David Wu Ject-Key (AMERICAN/CHINESE, 1890-1968)

As a first-generation Chinese American artist, David Wu Ject-key's artworks project a profound imprint of the era. Wu was born at the end of nineteenth century and emigrated to America in 1902. There he received formal training from the Royal Canadian Academy of Art, the Grand Central School of Art and the Art Students League. Compared to Li Tiefu Li Yun Gee, Wu's works manifest a transformation of oil painting from classicalism to modernism.  Realism served as the backbone of Wu's paintings and he enriched the canvas in an impressionistic manner. On one hand, his accurate depiction of the relationship between light and shadow as well as the human body proportion demonstrates a robust academia approach. On the other hand, his free and loose brushstrokes and chromatic use of colours aligns with the impressionistic style. In one of Wu's exhibition catalogues, Warren Bower, who was then the director of Department of Art in New York University, praised that "[Wu] respects the truth as he sees it through clear eyes, whose strength is reflected in the colours and forms that he uses characteristically in his paintings".

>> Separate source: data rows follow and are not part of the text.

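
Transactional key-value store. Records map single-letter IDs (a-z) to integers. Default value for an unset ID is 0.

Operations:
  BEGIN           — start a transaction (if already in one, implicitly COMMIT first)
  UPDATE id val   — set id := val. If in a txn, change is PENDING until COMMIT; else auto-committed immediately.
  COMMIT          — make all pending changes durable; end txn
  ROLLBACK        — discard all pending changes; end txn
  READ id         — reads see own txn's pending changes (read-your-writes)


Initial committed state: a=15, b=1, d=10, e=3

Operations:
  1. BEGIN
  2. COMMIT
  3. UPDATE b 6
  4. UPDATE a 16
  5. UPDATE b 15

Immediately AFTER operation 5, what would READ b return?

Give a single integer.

Initial committed: {a=15, b=1, d=10, e=3}
Op 1: BEGIN: in_txn=True, pending={}
Op 2: COMMIT: merged [] into committed; committed now {a=15, b=1, d=10, e=3}
Op 3: UPDATE b=6 (auto-commit; committed b=6)
Op 4: UPDATE a=16 (auto-commit; committed a=16)
Op 5: UPDATE b=15 (auto-commit; committed b=15)
After op 5: visible(b) = 15 (pending={}, committed={a=16, b=15, d=10, e=3})

Answer: 15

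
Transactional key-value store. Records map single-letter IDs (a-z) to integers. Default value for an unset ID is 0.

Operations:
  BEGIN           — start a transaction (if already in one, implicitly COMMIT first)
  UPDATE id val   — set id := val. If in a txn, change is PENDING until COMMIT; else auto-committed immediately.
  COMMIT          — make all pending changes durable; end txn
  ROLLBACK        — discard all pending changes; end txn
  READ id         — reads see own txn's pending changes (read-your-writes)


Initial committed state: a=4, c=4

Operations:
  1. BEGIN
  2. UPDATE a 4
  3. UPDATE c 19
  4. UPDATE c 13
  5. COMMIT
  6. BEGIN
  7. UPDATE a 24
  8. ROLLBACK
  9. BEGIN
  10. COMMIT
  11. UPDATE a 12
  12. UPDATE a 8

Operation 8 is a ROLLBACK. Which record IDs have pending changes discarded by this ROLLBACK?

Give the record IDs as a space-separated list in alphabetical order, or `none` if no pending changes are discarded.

Initial committed: {a=4, c=4}
Op 1: BEGIN: in_txn=True, pending={}
Op 2: UPDATE a=4 (pending; pending now {a=4})
Op 3: UPDATE c=19 (pending; pending now {a=4, c=19})
Op 4: UPDATE c=13 (pending; pending now {a=4, c=13})
Op 5: COMMIT: merged ['a', 'c'] into committed; committed now {a=4, c=13}
Op 6: BEGIN: in_txn=True, pending={}
Op 7: UPDATE a=24 (pending; pending now {a=24})
Op 8: ROLLBACK: discarded pending ['a']; in_txn=False
Op 9: BEGIN: in_txn=True, pending={}
Op 10: COMMIT: merged [] into committed; committed now {a=4, c=13}
Op 11: UPDATE a=12 (auto-commit; committed a=12)
Op 12: UPDATE a=8 (auto-commit; committed a=8)
ROLLBACK at op 8 discards: ['a']

Answer: a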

David Wu Ject-key's landscape paintings fully embody the spirit of sketching, which was advocated in the European art world during mid-nineteenth century. With the advances in pigment production, artists could now carry portable tools and work at the suburbs. This encouraged the Barbizon School of painters and Impressionists to paint en plein air; marking the prologue of Modern Art. Impressionist painting emphasizes on the depiction of vibrant change of colours under the natural light – the movement was deeply influential in the era and in David Wu Ject-key's work.